Monday, June 24, 2013
A sharply divided Supreme Court ruled (5-4) today in Mutual Pharmaceutical Co., Inc. v. Bartlett that the Federal Food, Drug, and Cosmetic Act, or FDCA, preempted a state-law design-defect claim against a generic drug manufacturer. Our last post on the case is here.
The ruling means that the plaintiff's state-law design-defect case against the drug manufacturer, in which she received a jury award over $21 million for severe disfigurement and permanent disabilities after taking a generic version of the pain reliever "sulindac," is dismissed--a big victory for Mutual, and a huge victory for generic drug manufacturers in general. It also forecloses another state-law cause of action against a generic drug manufacturer, coming, as it does, just two years after the Court in PLIVA, Inc. v. Mensing (2011) held that the FDCA preempted a state-law failure-to-warn claim against a generic manufacturer. Under these rulings, a state law could only escape preemption by establishing a liability scheme that's not tied to a standard of care that would require changing the composition or label of a drug--perhaps an absolute liability scheme that imposes liability without any showing of breach of duty (as opposed to a strict liability scheme, like this one, according to the Court, that is tied to a breach of duty, even if not negligence). It may be hard to imagine this scheme, however, after today's ruling. The dissenting Justices and Barlett read the state-law claim here as an absolute liability scheme; the majority disagreed.

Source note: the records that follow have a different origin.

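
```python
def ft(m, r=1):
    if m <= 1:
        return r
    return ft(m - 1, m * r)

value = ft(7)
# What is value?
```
Call trace:
ft(m=7, r=1)
  ft(m=6, r=7)
    ft(m=5, r=42)
      ft(m=4, r=210)
        ft(m=3, r=840)
          ft(m=2, r=2520)
            ft(m=1, r=5040)
            -> return 5040
          -> return 5040
        -> return 5040
      -> return 5040
    -> return 5040
  -> return 5040
-> return 5040

Final answer: 5040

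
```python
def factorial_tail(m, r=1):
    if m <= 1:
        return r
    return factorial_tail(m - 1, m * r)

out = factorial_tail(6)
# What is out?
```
Call trace:
factorial_tail(m=6, r=1)
  factorial_tail(m=5, r=6)
    factorial_tail(m=4, r=30)
      factorial_tail(m=3, r=120)
        factorial_tail(m=2, r=360)
          factorial_tail(m=1, r=720)
          -> return 720
        -> return 720
      -> return 720
    -> return 720
  -> return 720
-> return 720

Final answer: 720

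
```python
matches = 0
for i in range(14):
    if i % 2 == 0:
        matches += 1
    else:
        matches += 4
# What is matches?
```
Trace:
  matches=0
  matches=1, i=0
  matches=5, i=1
  matches=6, i=2
  matches=10, i=3
  matches=11, i=4
  matches=15, i=5
  matches=16, i=6
  matches=20, i=7
  matches=21, i=8
  matches=25, i=9
  matches=26, i=10
  matches=30, i=11
  matches=31, i=12
  matches=35, i=13

Final answer: 35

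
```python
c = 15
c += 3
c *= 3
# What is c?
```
Trace:
  c=15
  c=18
  c=54

Final answer: 54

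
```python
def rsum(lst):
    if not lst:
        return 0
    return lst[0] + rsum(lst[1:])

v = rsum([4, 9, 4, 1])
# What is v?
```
Call trace:
rsum(lst=[4, 9, 4, 1])
  rsum(lst=[9, 4, 1])
    rsum(lst=[4, 1])
      rsum(lst=[1])
        rsum(lst=[])
        -> return 0
      -> return 1
    -> return 5
  -> return 14
-> return 18

Final answer: 18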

Of course, Congress could change this result. Congress could simply re-write the FDCA in a way that would explicitly allow state-law claims to complement the FDCA scheme for generic manufacturers, or to otherwise provide for manufacturer-paid compensation for those injured by generic drugs.

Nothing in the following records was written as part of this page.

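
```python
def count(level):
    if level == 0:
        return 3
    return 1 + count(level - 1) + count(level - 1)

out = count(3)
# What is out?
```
Call trace (a repeated sub-call is expanded the first time; later identical calls just restate its return value):
count(level=3)
  count(level=2)
    count(level=1)
      count(level=0)
      -> return 3
      count(level=0)
      -> return 3
    -> return 7
    count(level=1) -> return 7  (same call as traced above)
  -> return 15
  count(level=2) -> return 15  (same call as traced above)
-> return 31

Final answer: 31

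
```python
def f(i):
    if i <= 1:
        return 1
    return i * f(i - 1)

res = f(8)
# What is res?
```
Call trace:
f(i=8)
  f(i=7)
    f(i=6)
      f(i=5)
        f(i=4)
          f(i=3)
            f(i=2)
              f(i=1)
              -> return 1
            -> return 2
          -> return 6
        -> return 24
      -> return 120
    -> return 720
  -> return 5040
-> return 40320

Final answer: 40320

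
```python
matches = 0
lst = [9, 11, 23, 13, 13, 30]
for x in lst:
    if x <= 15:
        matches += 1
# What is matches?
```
Trace:
  matches=0
  matches=1, x=9
  matches=2, x=11
  matches=2, x=23
  matches=3, x=13
  matches=4, x=13
  matches=4, x=30

Final answer: 4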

According to the majority, Bartlett's claim ran right into PLIVA. That's because the Court today said that (1) the state design-defect law imposed a duty on drug manufacturers to design their drugs reasonably safely, (2) both the FDCA and the drug's simple composition prevented Mutual from changing the design of the drug (to comply with that state-law standard), and (3) therefore the only way for Mutual to satisfy the state-law standard was to strengthen its warning. But a label change for a generic manufacturer is foreclosed by PLIVA. Thus, according to the Court, the state-law design-defect claim conflicts with the FDCA, and it is preempted.
(The Hatch-Waxman Act, part of the FDCA, provides a easy path for generic manufacturers to put their drugs on the market, provided they show that their drugs are identical to branded equivalents and provided that they use equivalent labels. Once approved, generic manufacturers cannot change the composition of their drug or their label without prior FDA approval. The whole purpose of Hatch-Waxman was to ease entry into the market for generics and thus make less expensive drugs more widely available.)
Justice Breyer dissented, joined by Justice Kagan. Justice Breyer wrote that it was not impossible for Mutual to comply with both the FDCA and the state-law design-defect judgment: Mutual could have declined to do business in the state entirely, or it could simply pay the judgment (without altering its drug's composition or label). Moreover, Justice Breyer wrote that there was no sign that the design-defect claim stood as an obstacle to FDCA objectives.
Justice Sotomayor, joined by Justice Ginsburg. Justice Sotomayor wrote that the FDCA allows room for state law to complement federal law and to provide remedies in cases like this. In particular, Justice Sotomayor wrote that the state law at issue did not require Mutual to violate federal law to comply, because state law did not depend on meeting a different state standard, that is, even if it encouraged a different design it didn't require a different design.